I would like to know why this function:
@tf.function
def train(self,TargetNet,epsilon):
if len(self.experience['s']) < self.min_experiences:
return 0
ids=np.random.randint(low=0,high=len(self.replay_buffer['s']),size=self.batch_size)
states=np.asarray([self.experience['s'][i] for i in ids])
actions=np.asarray([self.experience['a'][i] for i in ids])
rewards=np.asarray([self.experience['r'][i] for i in ids])
next_states=np.asarray([self.experience['s1'][i] for i in ids])
dones = np.asarray([self.experience['done'][i] for i in ids])
q_next_actions=self.get_action(next_states,epsilon)
q_value_next=TargetNet.predict(next_states)
q_value_next=tf.gather_nd(q_value_next,tf.stack((tf.range(self.batch_size),q_next_actions),axis=1))
targets=tf.where(dones, rewards, rewards+self.gamma*q_value_next)
with tf.GradientTape() as tape:
estimates=tf.math.reduce_sum(self.predict(states)*tf.one_hot(actions,self.num_actions),axis=1)
loss=tf.math.reduce_sum(tf.square(estimates - targets))
variables=self.model.trainable_variables
gradients=tape.gradient(loss,variables)
self.optimizer.apply_gradients(zip(gradients,variables))
gives ValueError: Creating variables on a non-first call to a function decorated with tf.function. Whereas this code which is very similiar:
@tf.function
def train(self, TargetNet):
if len(self.experience['s']) < self.min_experiences:
return 0
ids = np.random.randint(low=0, high=len(self.experience['s']), size=self.batch_size)

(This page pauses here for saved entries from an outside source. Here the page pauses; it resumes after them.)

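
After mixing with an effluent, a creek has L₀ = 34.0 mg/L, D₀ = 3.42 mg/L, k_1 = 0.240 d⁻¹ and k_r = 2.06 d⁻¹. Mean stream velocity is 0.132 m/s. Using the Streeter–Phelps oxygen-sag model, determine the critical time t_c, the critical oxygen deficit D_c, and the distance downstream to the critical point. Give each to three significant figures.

With k_r/k_1 = 8.583 and 1 − D₀(k_r−k_1)/(k_1 L₀) = 0.2372,
t_c = ln(8.583 × 0.2372) / (2.06 − 0.240) = ln(2.036) / 1.820 = 0.7110/1.820 = 0.3907 d.
L(t_c) = L₀ e^(−k_1 t_c) = 34.0 × 0.9105 = 30.96 mg/L, and at the critical point k_r D_c = k_1 L, so D_c = (0.240/2.06) × 30.96 = 3.607 mg/L.
x_c = v t_c = 0.132 m/s × 0.3907 d × 86400 s/d = 4455 m ≈ 4.46 km.

t_c ≈ 0.391 d; D_c ≈ 3.61 mg/L; x_c ≈ 4.46 km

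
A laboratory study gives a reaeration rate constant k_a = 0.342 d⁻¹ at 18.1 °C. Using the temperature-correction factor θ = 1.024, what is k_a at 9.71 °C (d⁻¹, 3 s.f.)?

k_a(T₂) = k_a(T₁) · θ^(T₂−T₁) = 0.342 × 1.024^(9.71−18.1)
= 0.342 × 1.024^-8.39 = 0.342 × 0.8196 = 0.2803 d⁻¹.

k_a ≈ 0.280 d⁻¹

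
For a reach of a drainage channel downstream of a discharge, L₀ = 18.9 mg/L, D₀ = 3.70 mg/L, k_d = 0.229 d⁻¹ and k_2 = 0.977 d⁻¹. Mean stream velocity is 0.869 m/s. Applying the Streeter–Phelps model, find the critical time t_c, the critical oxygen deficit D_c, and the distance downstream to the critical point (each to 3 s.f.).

At the critical point dD/dt = 0, so k_d L₀ e^(−k_d t) = k_2 D. Substituting D(t) from the Streeter–Phelps equation and solving for t gives
t_c = ln[(k_2/k_d)(1 − D₀(k_2−k_d)/(k_d L₀))] / (k_2−k_d).
Here k_2−k_d = 0.7480 d⁻¹ and 1 − D₀(k_2−k_d)/(k_d L₀) = 1 − 3.70×0.7480/(0.229×18.9) = 0.3606, so
t_c = ln(4.266 × 0.3606) / 0.7480 = 0.4306 / 0.7480 = 0.5757 d.
D_c = (k_d/k_2) L₀ e^(−k_d t_c) = (0.229/0.977) × 18.9 × e^(−0.229×0.5757) = 0.2344 × 18.9 × 0.8765 = 3.883 mg/L.
x_c = v t_c = 0.869 m/s × 0.5757 d × 86400 s/d = 43230 m ≈ 43.2 km.

t_c ≈ 0.576 d; D_c ≈ 3.88 mg/L; x_c ≈ 43.2 km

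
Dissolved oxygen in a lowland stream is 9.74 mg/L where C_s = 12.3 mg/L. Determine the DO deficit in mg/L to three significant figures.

D ≈ 2.56 mg/L

D = C_s − C = 12.3 − 9.74 = 2.56 mg/L.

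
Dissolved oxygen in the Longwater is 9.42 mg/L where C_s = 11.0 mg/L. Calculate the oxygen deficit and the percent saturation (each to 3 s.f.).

D = C_s − C = 11.0 − 9.42 = 1.58 mg/L.
% saturation = 9.42/11.0 × 100 = 85.6 %.

D ≈ 1.58 mg/L; 85.6 % saturation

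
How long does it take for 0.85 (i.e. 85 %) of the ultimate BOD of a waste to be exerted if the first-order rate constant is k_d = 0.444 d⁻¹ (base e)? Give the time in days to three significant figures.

t ≈ 4.27 d

y/L₀ = 1 − e^(−k_d t) = 0.85 ⇒ e^(−k_d t) = 0.150
t = −ln(0.150) / 0.444 = 1.897 / 0.444 = 4.273 d.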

states = np.asarray([self.experience['s'][i] for i in ids])
actions = np.asarray([self.experience['a'][i] for i in ids])
rewards = np.asarray([self.experience['r'][i] for i in ids])
states_next = np.asarray([self.experience['s2'][i] for i in ids])
dones = np.asarray([self.experience['done'][i] for i in ids])
value_next = np.max(TargetNet.predict(states_next), axis=1)
actual_values = np.where(dones, rewards, rewards+self.gamma*value_next)
with tf.GradientTape() as tape:
selected_action_values = tf.math.reduce_sum(
self.predict(states) * tf.one_hot(actions, self.num_actions), axis=1)
loss = tf.math.reduce_sum(tf.square(actual_values - selected_action_values))
variables = self.model.trainable_variables
gradients = tape.gradient(loss, variables)
self.optimizer.apply_gradients(zip(gradients, variables))
Does not throw an error.Please help me understand why.
EDIT:I removed the parameter epsilon from the function and it works.Is it because the @tf.function decorator is valid only for single argument functions?